Дни и в самом деле походили один на другой, как две капли воды. Но однажды случилось происшествие, резко нарушившее надоевшее всем однообразие. Как-то утром впередсмотрящий на мачте разразился вдруг отчаянными криками, заставив всех, находившихся в тот момент на палубе, поднять головы. С наветренной стороны на горизонте появилась черная точка, могущая означать только одно: присутствие в этих водах какого-то неизвестного судна. Капитан Пеллью немедленно выскочил на палубу и лично распорядился переложить курс на ветер. Выглядел он при этом довольно комично, так как был только что разбужен и не успел еще одеться. Поверх ночной рубахи у него был натянут бушлат, он был без парика, зато в ночном колпаке розового цвета. Но никто не обратил на наряд капитана почти никакого внимания, когда он, заняв свое место на мостике, начал деловито отдавать распоряжения, не сводя с неизвестного судна своей подзорной трубы. Еще с полдюжины таких же инструментов было нацелено в ту же сторону. Хорнблоуэр приник к окуляру единственной подзорной трубы, находящейся в распоряжении младших офицеров. На его глазах с чужаком произошла удивительная метаморфоза: серый треугольник единственного паруса начал вдруг расширяться, постепенно превратился в целых три, а затем снова сузился до одного.
- Он сделал поворот оверштаг и собирается улизнуть, - сказал Пеллью. Значит, это француз. Свистать всех наверх и приготовиться к повороту.
"Неутомимый" изменил курс, на реях взвились дополнительные паруса, а офицеры на шканцах принялись лихорадочно прикидывать, есть ли у фрегата шансы догнать неприятельское судно раньше, чем оно укроется в спасительной близи французского побережья. Ветер дул довольно крепкий, и "Неутомимый" на новом курсе накренился так, что по палубе стало трудно передвигаться. Все свободные от вахты члены экипажа рассыпались по вантам и оттуда напряженно наблюдали за начавшейся погоней.
- Грот и фок у него одинаковой высоты, - заметил лейтенант Болтон стоящему рядом Хорнблоуэру, - да и марселя такие белоснежные, как пальчики леди. Держу пари, что это лягушатники.
Паруса английских кораблей за время многомесячного крейсирования успевали потемнеть, французские же корабли томились в портах. Поэтому их было легко опознать по девственной белизне оснастки, даже не принимая во внимание другие отличия.
- Мы догоняем его, сэр, - сказал Хорнблоуэр, отрывая подзорную трубу от начавшего слезиться из-за напряжения глаза.
- Да, но далеко не так быстро, как хотелось бы, - буркнул Болтон.
- Обрасопить* [Обрасопить реи - повернуть реи при помощи брасов в одно из крайних положений под углом к диаметральной плоскости корабля.] реи! раздался громовой приказ Пеллью.

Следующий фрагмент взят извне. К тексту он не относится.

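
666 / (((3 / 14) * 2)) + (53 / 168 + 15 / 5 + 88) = 276413 / 168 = 1645.32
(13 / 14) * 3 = 39 / 14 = 2.79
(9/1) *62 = 558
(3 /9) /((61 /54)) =18 /61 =0.30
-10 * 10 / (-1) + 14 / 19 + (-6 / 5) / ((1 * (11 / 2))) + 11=116537 / 1045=111.52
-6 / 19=-0.32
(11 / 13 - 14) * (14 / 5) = -2394 / 65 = -36.83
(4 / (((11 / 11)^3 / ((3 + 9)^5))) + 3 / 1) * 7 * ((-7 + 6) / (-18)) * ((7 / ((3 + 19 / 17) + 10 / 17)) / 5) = 276370241 / 2400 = 115154.27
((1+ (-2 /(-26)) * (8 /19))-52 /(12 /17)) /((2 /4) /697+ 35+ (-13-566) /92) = -3451281928 /1364049843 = -2.53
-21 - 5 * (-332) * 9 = 14919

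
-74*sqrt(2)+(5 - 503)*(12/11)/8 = -74*sqrt(2) - 747/11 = -172.56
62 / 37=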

В такой гонке выигрыш мог достаться тому, кто сумеет правильно распорядиться всей площадью парусов. Даже сотня выигранных ярдов в такую погоду могла значить больше, чем несколько миль в иной обстановке. От умения капитана вовремя отдать нужную команду зависели успех или неудача, но уж в этих делах сэру Эдуарду Пеллью равных не было. Вот и сейчас он вертелся во все стороны, поглядывая то на верхушки мачт, то на кливер, то прикидывая скорость ветра или проверяя, туго ли натянуты шкоты, - одним словом, делая все, чему научил его более чем полувековой опыт морской жизни.
Секунду спустя, он распорядился перетащить все пушки с правого борта на левый, чтобы как-то компенсировать крен и взять еще круче к ветру.
- Ну вот, теперь мы действительно его догоняем, - сказал Болтон с нескрываемым одобрением.